Financial aid packages should not be affected for the GGP students who do not receive a Federal Pell Grant, according to the Talking Points document. Students who do receive the Pell Grant will not lose it entirely; it will be prorated based on the number of credit hours the student takes on.

Schank said that the main objective of the GGP is to get the students to increase their retention rates into their second semester and beyond. He also said that the state only looks at first time, full-time freshmen when determining an institution’s retention and graduation rates.

“By limiting the credit hours, we allow them not to take [math] their first semester,”
Schank said.

The Talking Points document states that the limited number of classes also allows students to focus their efforts and have more out-of-class time to use resources such as the Center for Academic Support, which offers free tutoring.

In order to continue their enrollment at Western, the students have requirements
they must meet. Students who do not meet these requirements will be put on probation and possibly suspended pursuant to the guidelines in the university catalog, Schank said.

“[Probation] is a heads up,” Schank said. “Typically they have another semester to bring their GPA up before they’re put on suspension.”

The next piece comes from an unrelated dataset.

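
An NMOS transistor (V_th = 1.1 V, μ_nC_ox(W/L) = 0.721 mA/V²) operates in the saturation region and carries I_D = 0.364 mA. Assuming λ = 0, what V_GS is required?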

In addition, GGP students must meet with their academic advisor at least once every month, according to the Talking Points document.

“Admissions determines who is in GGP, and then I automatically become their academic advisor,” said Rosalie Guyer, A+ program coordinator.

A+ students are exempt from the GGP because they are tracked through that program.

According to Talking Points, a student will successfully complete the GGP and be able to enroll in 12 credit hours when they satisfactorily complete nine credits from the developmental courses and are in good academic standing at Western with a GPA of 2.0 or higher.

Shang said that as far as he’s concerned, none of the enrollment policy changes at the university are a move toward a minimum ACT in the future.

“Of course, we are always talking,” Shang said. “But the open-door policy is tradition and part of who we are.”